Beliefs and Practice


I’ve been thinking a lot about beliefs lately. At the start of my Literacy Instruction and Assessment graduate course, I asked my pre-service teachers to write a “This I Believe” piece, reflecting on their beliefs as they begin our course. We will revisit these at the end of the course and see how our thinking has evolved. Doing this in my graduate program several years ago was a meaningful writing experience that I’ve revisited frequently. I think it’s important to continually revisit our beliefs and more importantly, ask ourselves…How does our practice reflect those beliefs?

Every move we make in our classroom speaks to our beliefs. Everything we do sends a message to our students, colleagues and families. And our practice needs to reflect our beliefs. I share two of my beliefs below. I feel like these are ones I hear other educators talking about. Perhaps you can relate, as well.

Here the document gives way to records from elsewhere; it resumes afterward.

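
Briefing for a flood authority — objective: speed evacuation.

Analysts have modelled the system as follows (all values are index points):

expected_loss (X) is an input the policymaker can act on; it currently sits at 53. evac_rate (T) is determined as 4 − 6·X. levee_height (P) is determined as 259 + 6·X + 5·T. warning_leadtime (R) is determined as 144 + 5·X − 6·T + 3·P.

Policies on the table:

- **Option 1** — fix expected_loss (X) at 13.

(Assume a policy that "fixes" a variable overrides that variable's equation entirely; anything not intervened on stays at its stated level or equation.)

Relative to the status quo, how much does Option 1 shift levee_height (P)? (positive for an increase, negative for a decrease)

960

Baseline:
  X = 53
  T = 4 − 6·53 = -314
  P = 259 + 6·53 + 5·(-314) = -993
Option 1 (X := 13):
  X = 13
  T = 4 − 6·13 = -74
  P = 259 + 6·13 + 5·(-74) = -33
Change in P: -33 − (-993) = 960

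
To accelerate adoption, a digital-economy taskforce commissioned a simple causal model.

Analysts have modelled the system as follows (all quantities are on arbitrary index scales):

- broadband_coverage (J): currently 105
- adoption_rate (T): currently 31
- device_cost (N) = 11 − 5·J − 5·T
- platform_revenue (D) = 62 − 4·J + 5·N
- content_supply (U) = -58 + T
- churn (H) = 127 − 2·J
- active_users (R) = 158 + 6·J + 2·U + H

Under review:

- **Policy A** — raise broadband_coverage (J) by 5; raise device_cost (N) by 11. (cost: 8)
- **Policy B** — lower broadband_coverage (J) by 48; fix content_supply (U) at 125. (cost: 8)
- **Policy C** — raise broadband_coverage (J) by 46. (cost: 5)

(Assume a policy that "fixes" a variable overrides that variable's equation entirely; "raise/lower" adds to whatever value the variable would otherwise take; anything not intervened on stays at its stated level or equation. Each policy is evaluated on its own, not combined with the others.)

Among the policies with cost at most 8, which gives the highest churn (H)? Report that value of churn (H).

Policy A (J + 5, N + 11):
  J = 105 + 5 = 110
  H = 127 − 2·110 = -93
Policy B (J − 48, U := 125):
  J = 105 − 48 = 57
  H = 127 − 2·57 = 13
Policy C (J + 46):
  J = 105 + 46 = 151
  H = 127 − 2·151 = -175
Comparing — Policy A: H=-93, Policy B: H=13, Policy C: H=-175. Highest is 13 (Policy B).

13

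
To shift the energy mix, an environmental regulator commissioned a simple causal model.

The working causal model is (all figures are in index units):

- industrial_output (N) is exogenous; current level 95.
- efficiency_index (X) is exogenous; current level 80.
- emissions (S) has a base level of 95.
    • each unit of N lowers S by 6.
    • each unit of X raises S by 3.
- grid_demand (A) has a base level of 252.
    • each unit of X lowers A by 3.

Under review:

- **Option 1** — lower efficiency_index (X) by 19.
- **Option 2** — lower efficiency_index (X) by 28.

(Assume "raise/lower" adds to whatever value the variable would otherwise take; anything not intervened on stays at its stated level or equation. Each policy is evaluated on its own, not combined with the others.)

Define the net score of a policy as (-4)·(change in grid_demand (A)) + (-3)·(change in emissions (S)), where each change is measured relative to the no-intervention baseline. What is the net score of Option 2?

-84

Baseline:
  N = 95
  X = 80
  S = 95 − 6·95 + 3·80 = -235
  A = 252 − 3·80 = 12
Option 2 (X − 28):
  N = 95
  X = 80 − 28 = 52
  S = 95 − 6·95 + 3·52 = -319
  A = 252 − 3·52 = 96
ΔA = 96 − 12 = 84; ΔS = -319 − (-235) = -84
Score = (-4)·84 + (-3)·(-84) = -84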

If we believe children are capable and we promote independence and problem solving, then…do we have a seating chart? Do we require children to sit in a certain way on the rug? (I’m talking to you, criss cross applesauce) Do we require straight, silent lines in the hallway? Do we hand out supplies like scissors, glue, tape, staplers when we think they are needed? Do we stick to a strict pre-determined schedule? Or…do we allow children to choose where and how to sit and move their bodies? Do we teach them how to be respectful of other learners in the school? Do we make supplies accessible all the time, for children to choose when they need them and how to use them? (yes, kindergarteners can use staplers independently) Do we negotiate the daily schedule to meet the needs of our learners that day? Do we honor and respect children and trust that they can make good choices about what they need – and if they aren’t able to, do we coach and help them learn how to make good choices?

If we believe school should be a meaningful and authentic place of learning, then…do we tell children what they have to write about? Do we only allow children to read books that are on “their level”? Do we stick to the standards and curriculum and not allow time for inquiry and child initiated learning experiences? Do we allow pacing guides, standards or other outside forces to drive our teaching? Or…do we honor choice as a key element of everything we do from readers and writers workshop to play time? Do we teach reading and writing from a place that considers what readers and writers REALLY do? Do we use leveled texts as ONE PIECE (for teachers) of our readers workshop, and provide lots of time and choice for children to read self-selected books regardless of the level or genre? Do we provide lots of opportunities for authentic talk because learning is social? Do we set up learning opportunities based on what we see and hear in our current classrooms, following the children’s interests? Do we teach children first, not the curriculum?

I had the pleasure of hearing Vicki Vinton speak at NCTE this past November. It was a powerful talk, and left me with much to think about. She reminded me that Reggio Emilia is the alignment of beliefs and practice. This speaks to me louder than ever.  I’ve been questioning so much of my practice since leaving her session and have been challenging myself to truly look at my beliefs and how they are reflected in my practice. I challenge you to do the same. It can only make us better, more thoughtful educators. And isn’t that what our kids deserve?

What are your beliefs? How does your practice reflect these?


  1. When I was teaching graduate classes, I had people do a believe/do activity too. We folded a piece of paper in half longwise, then in one column, they wrote, “I BELIEVE,” and the other column was “SO I DO…” We revisited and revised it periodically throughout the semester. Reading your post makes me think I need to do it again for my seventh grade reading class. I’m struggling with when belief and reality aren’t quite aligning, e.g. I believe they should have choices in where they sit, but then they get to messing around and not reading, and I think, “OK, I need to buckle down on the seating arrangements,” but that doesn’t align with what I believe, and then I wonder what I need to teach them…” YIKES!